I recently saw a video from Security BSides DC 2014 in which Craig Fields, a malware/forensics analyst from DefensePoint, demonstrated a new tool to make reading reports generated by malwr.com easier. MalwareViz takes the URL of a malwr.com report and uses the data in the report to create a more visually oriented diagram of just what a particular piece of malware is doing, which can be really useful in explaining things to non security focused folks.
It is important to remember that malware authors are getting smarter and smarter – in some cases, malware will check to see if it is being run in a sandboxed virtual machine. If so, the malware stops executing and the analysis doesn’t see the bad behavior which will occur during a real infection. So, a negative result from the sandbox is just one (albeit generally a strong) indicator of whether a particular file is malicious.
When previously undisclosed vulnerabilities in the Drupal web content management system used by many large companies to manage their web sites were announced, hackers were busy exploiting those weaknesses within hours. This incident highlights the bind that security people and system administrators are increasingly find themselves in – we need to patch critical vulnerabilities quickly to protect our systems from compromise, but rolling patches out without proper testing can also lead to downtime (witness Microsoft’s recent run of faulty security patches). Having the skills to mitigate vulnerabilities while patches are tested and rolled out is a something we need to cultivate as security pros.
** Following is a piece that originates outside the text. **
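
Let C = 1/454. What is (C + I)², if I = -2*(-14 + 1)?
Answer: 139358025/206116 ≈ 676.11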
A security vulnerability in the way that online storage provider DropBox (and possibly rival Box) handles links to shared files caused some documents (which were supposed to be viewable only people designated by the file owner) accessible and available to web site owners using Google’s visitor analytics and advertising tools. The rival online storage firm which found the issue claimed to have reported the problem (which gave access to sensitive files like mortgage documents and tax returns) to Dropbox last November. Dropbox fixed this issue, which it insists is a feature rather than a security flaw, this past Monday.
This issue highlights the need to make encryption of files and data stored on cloud service providers with keys stored on the user’s local system simple enough for non technical folks. The solution also needs to be able to support sharing of encrypted files securely with a third party or with other cloud services you authorize. If cloud providers can get this right (no small feat), living your life in the cloud will truly be ready for prime time.
Some solutions which currently exist:
Boxcryptor is a software solution which sits on top of Dropbox and other storage providers and automagically encrypts files as they are sent to and received from the cloud. They provide secure sharing as well as mobile apps for the major platform. Of course, since Boxcryptor is an overlay to services like DropBox, using this product would break the integration between DropBox and other cloud apps.
There is at least one consumer usable provider (SpiderOak) which currently claims to offer this type of Zero Knowledge Encryption.
The real answer to the issue of cloud encryption lies in having the encryption built in to the platforms in a standard and interoperable way. C’mon cloud vendors, you can do it!